According to TMZ, Giannulli was on the chairman of USC’s Board of Trustees’ yacht in the Bahamas for spring break on Tuesday night, but has since departed in light of the investigation. The chairman, Rick Caruso, said Giannulli was on the yacht with his daughter Gianna and several other friends.
“My daughter and a group of students left for spring break prior to the government’s announcement yesterday,” Caruso told TMZ. “Once we became aware of the investigation, the young woman decided it would be in her best interests to return home.”
Loughlin, known for her role in “Full House,” was listed in the court documents unsealed Tuesday as one of the people charged in the college admissions bribery scandal. The complaint claims that Loughlin and her husband paid $500,000 in bribes to university officials to secure spots for their daughters at the University of Southern California.
Loughlin surrendered to federal authorities on Wednesday, according to FBI spokeswoman Laura Eimiller. She was later released on a $1 million bond.
According to Caruso, those at the university involved in the scandal were terminated.
“The charges filed today against employees of USC are disturbing and the alleged activity is absolutely wrong,” Caruso said. “I am saddened that these people would abuse their positions of trust and, as the government has alleged, victimize USC in the process.
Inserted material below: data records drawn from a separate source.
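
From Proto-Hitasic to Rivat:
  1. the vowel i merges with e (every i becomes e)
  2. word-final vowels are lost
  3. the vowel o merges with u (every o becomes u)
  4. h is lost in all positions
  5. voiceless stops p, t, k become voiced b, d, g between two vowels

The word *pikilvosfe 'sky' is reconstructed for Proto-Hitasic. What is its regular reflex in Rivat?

Rivat: start from *pikilvosfe.
  rule 1 (vowel merger): pikilvosfe → pekelvosfe
  rule 2 (apocope): pekelvosfe → pekelvosf
  rule 3 (vowel merger): pekelvosf → pekelvusf
  rule 4: no change — pekelvusf
  rule 5 (intervocalic voicing): pekelvusf → pegelvusf
  ⇒ Rivat pegelvusf

pegelvusf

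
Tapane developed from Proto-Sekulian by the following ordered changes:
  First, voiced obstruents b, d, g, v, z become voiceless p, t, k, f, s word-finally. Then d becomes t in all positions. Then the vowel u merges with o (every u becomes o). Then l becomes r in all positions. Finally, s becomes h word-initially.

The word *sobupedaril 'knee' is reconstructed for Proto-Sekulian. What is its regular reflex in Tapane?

Tapane: *sobupedaril > sobupetaril > sobopetaril > sobopetarir > hobopetarir  (by unconditioned shift, vowel merger, unconditioned shift, debuccalisation)

hobopetarir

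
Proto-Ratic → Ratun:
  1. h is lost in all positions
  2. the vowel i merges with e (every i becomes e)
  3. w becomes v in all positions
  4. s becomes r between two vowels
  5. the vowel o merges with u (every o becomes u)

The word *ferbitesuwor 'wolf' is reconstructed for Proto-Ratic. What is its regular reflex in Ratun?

Ratun: *ferbitesuwor > ferbetesuwor > ferbetesuvor > ferbeteruvor > ferbeteruvur  (by vowel merger, unconditioned shift, rhotacism, vowel merger)

ferbeteruvur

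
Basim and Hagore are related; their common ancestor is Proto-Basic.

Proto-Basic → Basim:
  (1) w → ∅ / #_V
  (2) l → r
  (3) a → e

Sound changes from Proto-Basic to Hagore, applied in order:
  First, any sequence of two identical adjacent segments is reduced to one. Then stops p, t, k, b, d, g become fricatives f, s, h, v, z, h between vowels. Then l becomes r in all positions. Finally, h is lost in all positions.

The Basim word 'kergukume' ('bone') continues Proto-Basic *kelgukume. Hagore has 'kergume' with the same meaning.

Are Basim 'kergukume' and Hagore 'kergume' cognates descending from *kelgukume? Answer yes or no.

no

Derive the expected Hagore reflex of *kelgukume:
Hagore: start from *kelgukume.
  rule 1: no change — kelgukume
  rule 2 (intervocalic lenition): kelgukume → kelguhume
  rule 3 (unconditioned shift): kelguhume → kerguhume
  rule 4 (h-loss): kerguhume → kerguume
  ⇒ Hagore kerguume
The regular Hagore reflex would be 'kerguume', but the attested form is 'kergume'. The correspondence is irregular, so they are not cognates (the Hagore form has a different source).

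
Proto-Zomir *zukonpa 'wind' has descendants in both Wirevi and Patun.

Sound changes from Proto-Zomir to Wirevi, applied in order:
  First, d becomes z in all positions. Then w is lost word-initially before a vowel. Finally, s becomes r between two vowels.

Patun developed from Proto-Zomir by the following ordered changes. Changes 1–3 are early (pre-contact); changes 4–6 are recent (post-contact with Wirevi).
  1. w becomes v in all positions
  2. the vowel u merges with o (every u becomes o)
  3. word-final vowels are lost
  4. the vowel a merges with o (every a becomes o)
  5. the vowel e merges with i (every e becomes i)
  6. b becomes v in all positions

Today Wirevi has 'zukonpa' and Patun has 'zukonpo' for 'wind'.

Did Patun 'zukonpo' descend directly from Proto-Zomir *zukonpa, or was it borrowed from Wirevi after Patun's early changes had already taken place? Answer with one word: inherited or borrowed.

borrowed

If inherited, *zukonpa would pass through all of Patun's changes:
Patun: *zukonpa > zokonpa > zokonp  (by vowel merger, apocope)
If borrowed from Wirevi 'zukonpa' after the early changes, it would undergo only the recent ones:
  rule 4 (vowel merger): zukonpa → zukonpo
  rule 5 (vowel merger): no change (zukonpo)
  rule 6 (unconditioned shift): no change (zukonpo)
  ⇒ as a loan: zukonpo
Patun 'zukonpo' matches the loan outcome 'zukonpo', not the inherited 'zokonp' — it skipped the early Patun changes, so it was borrowed from Wirevi.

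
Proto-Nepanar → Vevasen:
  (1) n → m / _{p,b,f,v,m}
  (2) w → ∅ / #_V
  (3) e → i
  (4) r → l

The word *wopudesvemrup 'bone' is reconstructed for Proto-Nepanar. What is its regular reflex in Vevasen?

opudisvimlup

Vevasen: start from *wopudesvemrup.
  rule 1: no change — wopudesvemrup
  rule 2 (glide loss): wopudesvemrup → opudesvemrup
  rule 3 (vowel merger): opudesvemrup → opudisvimrup
  rule 4 (unconditioned shift): opudisvimrup → opudisvimlup
  ⇒ Vevasen opudisvimlup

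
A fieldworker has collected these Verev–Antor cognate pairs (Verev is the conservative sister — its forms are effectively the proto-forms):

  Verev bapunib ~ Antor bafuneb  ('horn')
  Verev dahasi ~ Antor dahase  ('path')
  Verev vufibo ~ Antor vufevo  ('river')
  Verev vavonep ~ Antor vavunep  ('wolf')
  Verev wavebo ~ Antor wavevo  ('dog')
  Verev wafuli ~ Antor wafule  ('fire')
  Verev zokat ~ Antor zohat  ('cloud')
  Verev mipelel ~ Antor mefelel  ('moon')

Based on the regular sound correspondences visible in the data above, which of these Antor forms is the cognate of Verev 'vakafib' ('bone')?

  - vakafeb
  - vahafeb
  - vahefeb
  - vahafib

zokat ~ zohat — Verev k corresponds to Antor h between vowels (before a back vowel).
bapunib ~ bafuneb, vufibo ~ vufevo — Verev i corresponds to Antor e after a consonant, before a labial obstruent.
Applying these to Verev 'vakafib':
  vakafib → vahafib   (k→h between vowels (before a back vowel))
  vahafib → vahafeb   (i→e after a consonant, before a labial obstruent)
So the Antor cognate is 'vahafeb'.

vahafeb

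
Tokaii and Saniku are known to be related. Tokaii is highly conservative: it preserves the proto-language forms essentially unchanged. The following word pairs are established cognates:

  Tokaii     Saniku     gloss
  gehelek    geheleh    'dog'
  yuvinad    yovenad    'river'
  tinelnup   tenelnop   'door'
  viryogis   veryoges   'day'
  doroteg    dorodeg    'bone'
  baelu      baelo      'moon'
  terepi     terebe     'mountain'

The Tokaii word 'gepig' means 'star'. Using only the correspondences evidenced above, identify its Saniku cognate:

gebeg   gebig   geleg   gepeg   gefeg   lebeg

terepi ~ terebe — Tokaii p corresponds to Saniku b between vowels (before a front vowel).
viryogis ~ veryoges — Tokaii i corresponds to Saniku e after a consonant, before a consonant other than r, m, n, p, b, f, v.
Applying these to Tokaii 'gepig':
  gepig → gebig   (p→b between vowels (before a front vowel))
  gebig → gebeg   (i→e after a consonant, before a consonant other than r, m, n, p, b, f, v)
So the Saniku cognate is 'gebeg'.

gebeg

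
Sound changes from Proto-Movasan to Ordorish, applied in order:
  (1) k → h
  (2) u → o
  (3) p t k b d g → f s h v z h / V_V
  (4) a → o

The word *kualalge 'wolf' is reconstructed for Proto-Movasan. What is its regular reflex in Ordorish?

Ordorish: start from *kualalge.
  rule 1 (unconditioned shift): kualalge → hualalge
  rule 2 (vowel merger): hualalge → hoalalge
  rule 3: no change — hoalalge
  rule 4 (vowel merger): hoalalge → hoololge
  ⇒ Ordorish hoololge

hoololge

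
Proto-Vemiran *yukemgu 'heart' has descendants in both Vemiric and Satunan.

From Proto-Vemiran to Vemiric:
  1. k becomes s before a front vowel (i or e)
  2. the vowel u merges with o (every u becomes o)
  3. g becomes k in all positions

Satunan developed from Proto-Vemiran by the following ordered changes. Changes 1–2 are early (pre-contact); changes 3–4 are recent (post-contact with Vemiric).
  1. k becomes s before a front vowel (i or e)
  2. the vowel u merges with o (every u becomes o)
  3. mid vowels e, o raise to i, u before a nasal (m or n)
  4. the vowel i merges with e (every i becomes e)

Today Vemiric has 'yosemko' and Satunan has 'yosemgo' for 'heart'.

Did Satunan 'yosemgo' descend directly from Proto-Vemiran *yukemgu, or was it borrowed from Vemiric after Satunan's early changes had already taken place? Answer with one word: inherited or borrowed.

inherited

If inherited, *yukemgu would pass through all of Satunan's changes:
Satunan: start from *yukemgu.
  rule 1 (palatalisation): yukemgu → yusemgu
  rule 2 (vowel merger): yusemgu → yosemgo
  rule 3 (pre-nasal raising): yosemgo → yosimgo
  rule 4 (vowel merger): yosimgo → yosemgo
  ⇒ Satunan yosemgo
If borrowed from Vemiric 'yosemko' after the early changes, it would undergo only the recent ones:
  rule 3 (pre-nasal raising): yosemko → yosimko
  rule 4 (vowel merger): yosimko → yosemko
  ⇒ as a loan: yosemko
Satunan 'yosemgo' matches the inherited outcome exactly, so it is an inherited cognate, not a loan.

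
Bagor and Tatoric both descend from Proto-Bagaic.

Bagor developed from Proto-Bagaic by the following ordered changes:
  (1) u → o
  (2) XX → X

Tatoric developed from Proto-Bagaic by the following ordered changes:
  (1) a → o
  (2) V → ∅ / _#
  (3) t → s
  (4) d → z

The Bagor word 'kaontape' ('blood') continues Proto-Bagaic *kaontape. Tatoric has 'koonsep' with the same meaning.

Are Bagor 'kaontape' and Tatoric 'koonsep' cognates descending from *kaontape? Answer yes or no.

no

Derive the expected Tatoric reflex of *kaontape:
Tatoric: *kaontape > koontope > koontop > koonsop  (by vowel merger, apocope, unconditioned shift)
The regular Tatoric reflex would be 'koonsop', but the attested form is 'koonsep'. The correspondence is irregular, so they are not cognates (the Tatoric form has a different source).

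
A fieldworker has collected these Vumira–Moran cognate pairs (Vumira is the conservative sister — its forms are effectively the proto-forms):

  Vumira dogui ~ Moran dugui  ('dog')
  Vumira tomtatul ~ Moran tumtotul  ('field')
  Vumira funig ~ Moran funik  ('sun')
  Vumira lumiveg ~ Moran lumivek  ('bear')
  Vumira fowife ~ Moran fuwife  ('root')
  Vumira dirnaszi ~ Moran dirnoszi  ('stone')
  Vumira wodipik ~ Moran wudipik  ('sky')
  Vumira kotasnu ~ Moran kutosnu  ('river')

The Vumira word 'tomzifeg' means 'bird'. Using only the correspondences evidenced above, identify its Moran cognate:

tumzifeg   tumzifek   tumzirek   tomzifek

tomtatul ~ tumtotul — Vumira o corresponds to Moran u after a consonant, before a nasal.
funig ~ funik, lumiveg ~ lumivek — Vumira g corresponds to Moran k word-finally.
Applying these to Vumira 'tomzifeg':
  tomzifeg → tumzifeg   (o→u after a consonant, before a nasal)
  tumzifeg → tumzifek   (g→k word-finally)
So the Moran cognate is 'tumzifek'.

tumzifek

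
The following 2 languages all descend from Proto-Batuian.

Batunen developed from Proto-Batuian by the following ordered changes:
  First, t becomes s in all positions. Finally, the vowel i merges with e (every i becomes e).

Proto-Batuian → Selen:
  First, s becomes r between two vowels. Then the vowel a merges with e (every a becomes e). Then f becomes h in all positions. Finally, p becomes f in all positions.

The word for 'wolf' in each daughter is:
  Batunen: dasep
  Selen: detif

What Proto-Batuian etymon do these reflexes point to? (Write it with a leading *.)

*datip

Position 2: Batunen has a, Selen has e. Batunen preserves a here (none of its changes turn any other segment into a), so the proto-segment is *a.
Position 5: Batunen has p, Selen has f. Batunen preserves p here (none of its changes turn any other segment into p), so the proto-segment is *p.
Position 3: Batunen has s, Selen has t. Selen preserves t here (none of its changes turn any other segment into t), so the proto-segment is *t.
Continuing position by position gives *datip; check it forward:
Batunen: *datip
  datip → dasip   [unconditioned shift]
  dasip → dasep   [vowel merger]
  giving Batunen dasep.
Selen: start from *datip.
  rule 1: no change — datip
  rule 2 (vowel merger): datip → detip
  rule 3: no change — detip
  rule 4 (unconditioned shift): detip → detif
  ⇒ Selen detif
*datip is the unique common source.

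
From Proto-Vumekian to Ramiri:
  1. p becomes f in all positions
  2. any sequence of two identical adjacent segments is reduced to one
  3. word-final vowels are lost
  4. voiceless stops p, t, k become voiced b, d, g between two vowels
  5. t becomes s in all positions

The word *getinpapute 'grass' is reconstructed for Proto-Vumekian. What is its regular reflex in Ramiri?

Ramiri: start from *getinpapute.
  rule 1 (unconditioned shift): getinpapute → getinfafute
  rule 2: no change — getinfafute
  rule 3 (apocope): getinfafute → getinfafut
  rule 4 (intervocalic voicing): getinfafut → gedinfafut
  rule 5 (unconditioned shift): gedinfafut → gedinfafus
  ⇒ Ramiri gedinfafus

gedinfafus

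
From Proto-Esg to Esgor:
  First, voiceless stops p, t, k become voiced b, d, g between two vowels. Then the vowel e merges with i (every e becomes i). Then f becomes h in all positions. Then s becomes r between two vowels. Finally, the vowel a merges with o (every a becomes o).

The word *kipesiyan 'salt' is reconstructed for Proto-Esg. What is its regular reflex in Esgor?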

There is no option other than zero tolerance for this type of behavior. As a result, USC has fired the alleged wrongdoers.”
Correction: In a previous version of this story, the Washington Examiner reported Loughlin’s daughter’s name was Olivia Jade and that she was on the yacht the day Loughlin surrendered to authorities, but her name is Olivia Jade Giannulli and she was on the yacht the day her mother was charged in the scandal. The Washington Examiner regrets these errors.